Incentives on offer for private hospitals to link to PCEHR
The National E-Health Transition Authority (NEHTA) will offer funding to private hospital groups to begin integrating their systems with the PCEHR.
NEHTA has announced it will shortly release an invitation to apply for its Private Hospital PCEHR Rapid Implementation Program (RIP) to offer funding to allow private hospitals to deploy PCEHR viewing and clinical document upload capability.
A NEHTA spokeswoman declined to reveal how much funding would be available, but said the invitation to apply would be released within the week.
NEHTA CEO Peter Fleming told the Rural Medicine Australia (RMA) conference in Sydney recently that the organisation was in discussions with the private hospital sector about the potential to use middleware developed by the South Australian Department of Health to link to the national system.
SA Health and a vendor partner designed the Healthcare Identifier and PCEHR Services (HIPS) software to allow its public hospitals to view a patient’s PCEHR and upload discharge summaries in advance of the roll-out of software that can directly link to the system.
HIPS was then licensed by NEHTA for use in other jurisdictions and a rapid implementation program for public hospitals undertaken.
In addition to uploading documents and viewing the PCEHR, HIPS is able to link hospital systems to the Healthcare Identifiers (HI) Service.
Pulse+IT also understands that the state and territories are planning to use its secure message delivery (SMD) capabilities to improve outbound and inbound document exchange between public hospitals and primary care, including electronic referrals and discharge summaries sent to GPs, to overcome the stalemate in interoperability between the secure messaging vendors.
HIPS is being used by public hospitals in South Australia, Tasmania, Western Australian and Victoria. Queensland is using HIPS to send discharge summaries but is also using its The Viewer technology to view records.
NSW has developed its own integration through its HealtheNet service within the Cerner clinical application, while Sydney’s St Vincent’s Hospital – the first in Australia to link to the PCEHR – can do it directly through its EHS clinical information system.
Mr Fleming said that every jurisdiction had committed to linking to the PCEHR in terms of discharge summaries and viewing the record, but was also working on medications data as well. This work is being led by Tasmania.
Mr Fleming said the technology would now be offered to the private sector. “The work we have done to integrate that we are now making available to the private hospitals, the HIPS system, and entering into some quite detailed discussions with them at the moment,” he said.
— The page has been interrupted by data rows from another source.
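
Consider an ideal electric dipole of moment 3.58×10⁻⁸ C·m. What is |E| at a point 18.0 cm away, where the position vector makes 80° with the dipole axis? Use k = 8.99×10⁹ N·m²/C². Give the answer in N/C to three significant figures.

At angle θ the dipole field magnitude is E = (kp/r³)·√(1 + 3cos²θ).
kp/r³ = (8.99×10⁹)(3.58×10⁻⁸) / (0.180)³ = 5.519×10⁴ N/C.
√(1 + 3cos²80°) = √(1 + 3·0.0302) = √1.0905 ≈ 1.0443.
E ≈ 5.519×10⁴ × 1.044 = 5.763×10⁴ N/C.

E ≈ 5.76×10⁴ N/C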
The difficulties in getting the private hospital sector involved in the PCEHR were laid out by Healthscope CIO Paul Williams at the Health Informatics Conference (HIC) in Melbourne in August.
Mr Williams told a Q&A session at HIC that convincing private hospital management to invest in public eHealth programs like the PCEHR was tough.
Healthscope, which runs 44 private hospitals and 69 pathology labs as well as 46 medical centres, announced in June 2013 that it would be offering the PCEHR through its general practices. Those practices use PCEHR-compliant software, and while its labs are not yet linked, they have been using integrated software and secure messaging systems for many years.
On the hospital side, however, Mr Williams said that his managing director was “unconverted” on the benefits of hooking up to the system and the lack of engagement from the sector as a whole was not necessarily due to scepticism but more to do with the fact that few were aware the system even existed.
“My MD is unconverted and it’s a tough gig,” Mr Williams said. “Even if you’ve got a will and a desire, trying to make a business case for a private entity that is publicly listed, that’s got to show a bottom line return for every dollar that you spend, becomes tough.”
Mr Williams said Healthscope was happy to link its medical centres because there was government funding for that process, but he doubted there would be “a big bang approach” to the PCEHR for its hospitals.
“There needs to be a realisation that today there’s not an obvious economic return,” he said. “We do things when we can obviously make a buck, save a buck, or there is significant patient quality issues.
“We’re very heavy on that within Healthscope. We believe if there’s a quality initiative [that] reduced risks, improves good outcomes, we get good outcomes for our patients – those are the three things that would obviously drive our organisation. Those are the things that would get the ear of the decision makers.”